I oppose all killing of one human by another--as Albert Einstein did--but I do support using a gun to stop a killer while trying not to kill him.

"My pacifism is an instinctive feeling, a feeling that possesses me because the murder of men is disgusting. My attitude is not derived from any intellectual theory but is based on my deepest antipathy to every kind of cruelty and hatred."Albert Einstein

Friday, November 6, 2009

Why He Killed

Profound evil is ultimately a mystery.

Nevertheless, as news coverage burgeons around Nidal Malik Hasan, some causes emerge.

1) He was a troubled man, lonely and crazy.

2) A Muslim whose parents had emigrated from Palestine, he was deeply affected by the horrors of his era: the 9/11 attacks, the Israeli/Palestinian conflict, the US bombing of Iraq and invasion of Afghanistan, the soldiers' trauma he listened to in his work as a psychiatrist, and the harassment he and other Muslims face in the US.

"Fellow soldiers once handed him a diaper and told him to wear it around his head, the uncle said; another time they sketched a camel on a piece of paper and left it on his car with a note that said, 'Here's your ride.' ",0,1886826.story

3) Against his will, this vulnerable man was being deployed to Afghanistan, the churning core of the maelstrom. His request to leave military service was denied.

Those three factors alone would not have caused this tragedy.

The final push apparently came from radical Muslims who found a floundering man and used him for their jihad. He learned from them that honor and service lay in becoming a suicide shooter.

"We're commanded to terrorize unbelievers," explained Younes Abdullas Mohammad on The Anderson Cooper Show, Nov. 6. "The Qur'an says very clearly, 'Kor hibuna'--'Terrorize them.'"

A man in Muslim dress visited Hasan the day before the killings, and he is reported to have shouted "Allahu akbar"--God is great--as he began shooting.

For a moment, let's imagine (with John Lennon):

* a world in which the Israeli-Palestinian conflict had been resolved;
* a nation that had followed up the 9/11 attacks by increased vigilance at ports and airports--but not by bombing Iraq and Afghanistan;
* a military in which a soldier's request to leave active duty for personal reasons was granted.
* an educational system that stressed learning other languages and respecting other cultures.

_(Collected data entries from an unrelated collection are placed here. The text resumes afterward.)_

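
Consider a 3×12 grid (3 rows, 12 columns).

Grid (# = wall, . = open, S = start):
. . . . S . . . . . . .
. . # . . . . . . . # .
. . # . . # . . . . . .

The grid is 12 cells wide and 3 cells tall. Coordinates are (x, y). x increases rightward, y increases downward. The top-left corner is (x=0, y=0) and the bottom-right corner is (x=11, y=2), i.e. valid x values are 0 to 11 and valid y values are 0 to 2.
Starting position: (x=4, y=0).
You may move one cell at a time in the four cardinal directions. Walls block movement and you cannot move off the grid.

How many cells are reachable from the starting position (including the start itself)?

BFS flood-fill from (x=4, y=0):
  Distance 0: (x=4, y=0)
  Distance 1: (x=3, y=0), (x=5, y=0), (x=4, y=1)
  Distance 2: (x=2, y=0), (x=6, y=0), (x=3, y=1), (x=5, y=1), (x=4, y=2)
  Distance 3: (x=1, y=0), (x=7, y=0), (x=6, y=1), (x=3, y=2)
  Distance 4: (x=0, y=0), (x=8, y=0), (x=1, y=1), (x=7, y=1), (x=6, y=2)
  Distance 5: (x=9, y=0), (x=0, y=1), (x=8, y=1), (x=1, y=2), (x=7, y=2)
  Distance 6: (x=10, y=0), (x=9, y=1), (x=0, y=2), (x=8, y=2)
  Distance 7: (x=11, y=0), (x=9, y=2)
  Distance 8: (x=11, y=1), (x=10, y=2)
  Distance 9: (x=11, y=2)
Total reachable: 32 (grid has 32 open cells total)

Answer: Reachable cells: 32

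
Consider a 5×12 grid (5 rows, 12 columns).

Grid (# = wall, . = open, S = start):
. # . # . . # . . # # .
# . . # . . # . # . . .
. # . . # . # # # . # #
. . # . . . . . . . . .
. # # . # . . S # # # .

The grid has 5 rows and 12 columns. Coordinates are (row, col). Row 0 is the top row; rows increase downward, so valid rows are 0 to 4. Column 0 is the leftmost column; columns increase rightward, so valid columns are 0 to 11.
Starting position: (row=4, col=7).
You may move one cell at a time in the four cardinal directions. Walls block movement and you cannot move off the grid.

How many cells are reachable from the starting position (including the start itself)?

Answer: Reachable cells: 29

Derivation:
BFS flood-fill from (row=4, col=7):
  Distance 0: (row=4, col=7)
  Distance 1: (row=3, col=7), (row=4, col=6)
  Distance 2: (row=3, col=6), (row=3, col=8), (row=4, col=5)
  Distance 3: (row=3, col=5), (row=3, col=9)
  Distance 4: (row=2, col=5), (row=2, col=9), (row=3, col=4), (row=3, col=10)
  Distance 5: (row=1, col=5), (row=1, col=9), (row=3, col=3), (row=3, col=11)
  Distance 6: (row=0, col=5), (row=1, col=4), (row=1, col=10), (row=2, col=3), (row=4, col=3), (row=4, col=11)
  Distance 7: (row=0, col=4), (row=1, col=11), (row=2, col=2)
  Distance 8: (row=0, col=11), (row=1, col=2)
  Distance 9: (row=0, col=2), (row=1, col=1)
Total reachable: 29 (grid has 37 open cells total)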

Instead, we have a world filled with the oppression of one religious group by another, a nation bent on vengeance, a military that trains young people to kill, and schools that largely ignore the cultures beyond US borders.

The question should not be, "Why did he kill?" but "How many deaths will it take 'til we know that too many people have died?"

"Peace cannot be kept by force. It can only be achieved by understanding."